Disappointing numbers from the consumer price index heightened concerns over a 100 basis point raise. In June, the index increased 9.1% since June of 2021, well above the Dow Jones estimate of 8.8%. As prices balloon, June's numbers also show that workers' hourly wages fell 1%, down 3.6% from a year ago.
After new reports that show that rising prices may slow down, more analysts speculate that the central bank will opt for a 75 basis points hike instead of 100.
Ahead of the weekend, Federal Reserve officials signaled that they will likely stay with a 75 basis point interest rate increase at next week's meeting.
A preliminary survey of consumers from the University of Michigan released Friday showed that consumers see inflation running at 2.8% over the short-term horizon, down from 3.1% in June.

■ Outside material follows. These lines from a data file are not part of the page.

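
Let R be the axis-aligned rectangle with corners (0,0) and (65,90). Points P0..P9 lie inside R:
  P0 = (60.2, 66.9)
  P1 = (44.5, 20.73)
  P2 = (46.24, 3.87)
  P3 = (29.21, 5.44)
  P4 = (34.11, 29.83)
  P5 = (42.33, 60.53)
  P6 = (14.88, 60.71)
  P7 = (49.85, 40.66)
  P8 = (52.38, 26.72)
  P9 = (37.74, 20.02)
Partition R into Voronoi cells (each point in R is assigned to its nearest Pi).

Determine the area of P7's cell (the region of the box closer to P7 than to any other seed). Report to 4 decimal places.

1. box [0,65]×[0,90]: [(0, 0) (65, 0) (65, 90) (0, 90)]
2. ⊥bis P7·P0 via (55.025,53.78): [(0, 75.4838) (0, 0) (65, 0) (65, 49.8455)]  |A|=4073.2036
3. ⊥bis P7·P1 via (47.175,30.695): [(0, 75.4838) (0, 43.3586) (65, 25.9101) (65, 49.8455)]  |A|=1821.9708
4. ⊥bis P7·P2 via (48.045,22.265): [(0, 75.4838) (0, 43.3586) (65, 25.9101) (65, 49.8455)]  |A|=1821.9708
5. ⊥bis P7·P3 via (39.53,23.05): [(0, 75.4838) (0, 46.2158) (8.9963, 40.9437) (65, 25.9101) (65, 49.8455)]  |A|=1809.1188
6. ⊥bis P7·P4 via (41.98,35.245): [(19.6175, 67.746) (44.643, 31.3747) (65, 25.9101) (65, 49.8455)]  |A|=844.953
7. ⊥bis P7·P5 via (46.09,50.595): [(54.7707, 53.8803) (34.4495, 46.1896) (44.643, 31.3747) (65, 25.9101) (65, 49.8455)]  |A|=568.8921
8. ⊥bis P7·P6 via (32.365,50.685): [(54.7707, 53.8803) (34.4495, 46.1896) (44.643, 31.3747) (65, 25.9101) (65, 49.8455)]  |A|=568.8921
9. ⊥bis P7·P8 via (51.115,33.69): [(54.7707, 53.8803) (34.4495, 46.1896) (43.9453, 32.3887) (65, 36.21) (65, 49.8455)]  |A|=452.0456
10. ⊥bis P7·P9 via (43.795,30.34): [(54.7707, 53.8803) (34.4495, 46.1896) (43.9453, 32.3887) (65, 36.21) (65, 49.8455)]  |A|=452.0456
11. canonical 5-gon: [(54.7707, 53.8803) (34.4495, 46.1896) (43.9453, 32.3887) (65, 36.21) (65, 49.8455)]
12. shoelace: 452.0456

Area of P7's cell: 452.0456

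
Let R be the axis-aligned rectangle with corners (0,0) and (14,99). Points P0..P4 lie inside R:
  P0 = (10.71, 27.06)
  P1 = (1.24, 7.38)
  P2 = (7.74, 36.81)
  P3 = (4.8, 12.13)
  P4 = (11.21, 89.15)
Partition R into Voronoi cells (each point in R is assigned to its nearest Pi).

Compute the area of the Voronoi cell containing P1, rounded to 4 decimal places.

Area of P1's cell: 94.8093

1. box [0,14]×[0,99]: [(0, 0) (14, 0) (14, 99) (0, 99)]
2. ⊥bis P1·P0 via (5.975,17.22): [(0, 20.0952) (0, 0) (14, 0) (14, 13.3584)]  |A|=234.1748
3. ⊥bis P1·P2 via (4.49,22.095): [(0, 20.0952) (0, 0) (14, 0) (14, 13.3584)]  |A|=234.1748
4. ⊥bis P1·P3 via (3.02,9.755): [(0, 12.0184) (0, 0) (14, 0) (14, 1.5258)]  |A|=94.8093
5. ⊥bis P1·P4 via (6.225,48.265): [(0, 12.0184) (0, 0) (14, 0) (14, 1.5258)]  |A|=94.8093
6. canonical 4-gon: [(0, 12.0184) (0, 0) (14, 0) (14, 1.5258)]
7. shoelace: 94.8093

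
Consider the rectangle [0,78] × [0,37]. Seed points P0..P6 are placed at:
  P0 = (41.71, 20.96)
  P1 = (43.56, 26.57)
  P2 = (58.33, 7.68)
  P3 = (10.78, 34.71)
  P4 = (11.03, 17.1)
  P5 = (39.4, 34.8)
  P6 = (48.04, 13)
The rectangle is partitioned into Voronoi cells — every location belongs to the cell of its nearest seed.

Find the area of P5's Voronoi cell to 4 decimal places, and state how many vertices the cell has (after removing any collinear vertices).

1. box [0,78]×[0,37]: [(0, 0) (78, 0) (78, 37) (0, 37)]
2. ⊥bis P5·P0 via (40.555,27.88): [(0, 21.1111) (78, 34.1299) (78, 37) (0, 37)]  |A|=731.6042
3. ⊥bis P5·P1 via (41.48,30.685): [(0, 21.1111) (33.6509, 26.7277) (53.9734, 37) (0, 37)]  |A|=544.5552
4. ⊥bis P5·P2 via (48.865,21.24): [(0, 21.1111) (33.6509, 26.7277) (53.9734, 37) (0, 37)]  |A|=544.5552
5. ⊥bis P5·P3 via (25.09,34.755): [(25.1197, 25.3037) (33.6509, 26.7277) (53.9734, 37) (25.0829, 37)]  |A|=198.3041
6. ⊥bis P5·P4 via (25.215,25.95): [(25.1172, 26.1068) (25.5712, 25.3791) (33.6509, 26.7277) (53.9734, 37) (25.0829, 37)]  |A|=198.1227
7. ⊥bis P5·P6 via (43.72,23.9): [(25.1172, 26.1068) (25.5712, 25.3791) (33.6509, 26.7277) (53.9734, 37) (25.0829, 37)]  |A|=198.1227
8. canonical 5-gon: [(25.1172, 26.1068) (25.5712, 25.3791) (33.6509, 26.7277) (53.9734, 37) (25.0829, 37)]
9. shoelace: 198.1227

Area of P5's cell: 198.1227 (5 vertices)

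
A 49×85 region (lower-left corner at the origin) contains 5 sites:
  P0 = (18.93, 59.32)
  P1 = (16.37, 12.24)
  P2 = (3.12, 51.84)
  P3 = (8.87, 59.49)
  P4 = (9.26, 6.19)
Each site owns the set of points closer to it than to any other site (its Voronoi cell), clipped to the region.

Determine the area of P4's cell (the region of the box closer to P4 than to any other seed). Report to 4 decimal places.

1. box [0,49]×[0,85]: [(0, 0) (49, 0) (49, 85) (0, 85)]
2. ⊥bis P4·P0 via (14.095,32.755): [(0, 35.3204) (0, 0) (49, 0) (49, 26.4021)]  |A|=1512.1999
3. ⊥bis P4·P1 via (12.815,9.215): [(0, 24.2753) (0, 0) (20.6562, 0)]  |A|=250.7171
4. ⊥bis P4·P2 via (6.19,29.015): [(0, 24.2753) (0, 0) (20.6562, 0)]  |A|=250.7171
5. ⊥bis P4·P3 via (9.065,32.84): [(0, 24.2753) (0, 0) (20.6562, 0)]  |A|=250.7171
6. canonical 3-gon: [(0, 24.2753) (0, 0) (20.6562, 0)]
7. shoelace: 250.7171

Area of P4's cell: 250.7171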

Additionally, an influx of positive earnings reports is boosting investor confidence. According to Refinitiv data, 80% of the S&P 500 companies that have reported earnings through Monday morning beat expectations in the second quarter of 2021.
Data on Treasury yields started the week strong. The yield on the 10-year Treasury note rose to 2.9% and the yield on the 30-year bond rose by 3.1%. Although yields for both bonds rose, the gap between the 2-year and 10-year yields is inverted, often seen as a sign that a recession is on the horizon.
In New York, the Dow Jones Industrial Average fell around 0.08%, the S&P 500 fell 0.13%, and the Nasdaq Composite finished up 0.03%.
Worldwide, the MSCI reports that stocks gained half a percent Monday. Although the euro dipped amid energy supply concerns, the STOXX 600 index rose by just under a percent Monday. The Hang Seng Index closed up 2.7% and the Nikkei 225 also rose half a percent.